Profit grew 5 % to 1.7 billion dollars (some 1.25 billion euro), largely because of the cost-cutting measures the company has started back in 2012 and which has to bring in a yearly benefit of 1 billion dollars. It seems to be working as profit soared above what analysts had expected, namely a profit of 1.6 billion dollars. The good news prompted the CEO, Nooyi, to extend the program to 2019, while it was supposed to end in 2014.
No spin-off for soda branch
Nelson Peltz, an activist investor, had urged PepsiCo to spin off the North American soda branch and analysts were eager to see how the group would react to this request, especially as sodas are in the eye of the storm because of health issues. Peltz also feels that PepsiCo should reform as a business, towards a snack giant focused on brands like Lay’s, Cheetos and Doritos.
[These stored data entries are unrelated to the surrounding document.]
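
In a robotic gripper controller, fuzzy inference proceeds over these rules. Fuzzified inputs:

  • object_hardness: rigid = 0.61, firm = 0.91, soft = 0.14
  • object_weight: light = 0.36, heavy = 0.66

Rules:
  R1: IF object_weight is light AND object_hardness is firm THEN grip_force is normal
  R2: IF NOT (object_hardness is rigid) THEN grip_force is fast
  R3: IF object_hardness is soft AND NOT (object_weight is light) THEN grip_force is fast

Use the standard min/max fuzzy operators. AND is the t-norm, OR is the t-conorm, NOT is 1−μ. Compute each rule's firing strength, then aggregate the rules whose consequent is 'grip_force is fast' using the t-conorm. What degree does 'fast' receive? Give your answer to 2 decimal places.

0.39

R1: light=0.36, firm=0.91; AND[min(a, b)] → w = 0.36
R2: ¬rigid=1−0.61=0.39 → w = 0.39
R3: soft=0.14, ¬light=1−0.36=0.64; AND[min(a, b)] → w = 0.14
Rules with consequent 'fast': {R2, R3} → strengths 0.39, 0.14
Aggregate via t-conorm [max(a, b)]: 0.39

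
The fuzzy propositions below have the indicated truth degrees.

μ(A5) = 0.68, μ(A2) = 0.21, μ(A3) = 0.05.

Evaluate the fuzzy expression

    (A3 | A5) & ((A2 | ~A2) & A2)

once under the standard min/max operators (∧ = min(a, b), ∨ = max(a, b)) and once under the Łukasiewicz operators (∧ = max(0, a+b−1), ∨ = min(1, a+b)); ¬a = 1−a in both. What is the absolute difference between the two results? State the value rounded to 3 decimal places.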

The quarterly numbers back up his argument as North American soda sales dropped 2 %, while snacks grew 3 %, while Europe dropped 2 % in soda sales and grew 2 % in snack sales. CEO Indra Nooyi however stated there would be no spin-off: “Decoupling our beverage and snack businesses in North America would significantly reduce our relevance to our customers” and would diminish PepsiCo’s position as a prime supplier to distribution.
PepsiCo, the group owning Pepsi, Gatorade, Tropicana, Lay’s, Doritos and Quaker Oats, still managed to appease shareholders with dividends 15 % higher than anticipated and an increased share repurchase program in 2015, worth 5 billion dollars.